Conversa e assunto e festa e gente nova. E você de novo. Eu vou, volto, ando e paro. Passo e repasso tudo. Como se eu pudesse voltar a fita, rebobinar o filme e mudar o curso da história. Como se pensar em você fosse capaz de algo diferente disso: pensamento. Tenho ganas de pensar outros pensamentos, nos quais você não se imiscua! Partir, só, pra um lugar onde você estava, até bem pouco tempo. Um lugar desconhecido desse desejo que se apossou de mim. Lugar onde eu não esperava por sorrisos, abraços, beijos, telefonemas ou mensagens de celular.
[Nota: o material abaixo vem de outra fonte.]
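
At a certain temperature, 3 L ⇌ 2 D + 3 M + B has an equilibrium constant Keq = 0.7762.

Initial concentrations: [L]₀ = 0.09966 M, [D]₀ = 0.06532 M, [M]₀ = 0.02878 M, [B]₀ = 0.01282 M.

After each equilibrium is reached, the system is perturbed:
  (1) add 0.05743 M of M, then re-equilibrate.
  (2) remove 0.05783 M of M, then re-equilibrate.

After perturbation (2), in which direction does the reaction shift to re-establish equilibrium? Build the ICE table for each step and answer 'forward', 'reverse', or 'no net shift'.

Direction: forward

Q₀ = 1.3173e-06 vs Keq = 0.7762 ⇒ Q<K, forward
Step 1:
                   L          D          M          B
  Initial    0.09966    0.06532    0.02878    0.01282
  Change    -0.08857    0.05905    0.08857    0.02952
  Equil      0.01109     0.1244     0.1174    0.04234
  solve Keq expr → x = 0.02952; check Q = 0.7762
Then add 0.05743 M of M.
Step 2:
                   L          D          M          B
  Initial    0.01109     0.1244     0.1748    0.04234
  Change    0.004544  -0.003029  -0.004544  -0.001515
  Equil      0.01563     0.1213     0.1702    0.04083
  solve Keq expr → x = -0.001515; check Q = 0.7762
Then remove 0.05783 M of M.
Step 3:
                   L          D          M          B
  Initial    0.01563     0.1213     0.1124    0.04083
  Change   -0.004577   0.003051   0.004577   0.001526
  Equil      0.01106     0.1244      0.117    0.04235
  solve Keq expr → x = 0.001526; check Q = 0.7762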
Eu não quero, mas anseio. Eu finjo que evito, mas sou traída pelo que não escondo de mim. Escondo-me de ti, mas tu resides, já, em mim.
E todas as palavras ficaram rodando e rondando. Já não me recordo de uma que seja, pra dar vida àquela hora e instante. Não estou aqui de verdade. É lá que penso, sinto, lembro e esqueço.
Não me reconheço nesta casa, neste corpo, nesta vida. Em tempo: posso deitar na BR? É que os trilhos, do trem, já foram requisitados... Preciso ser revista e revisitada, já!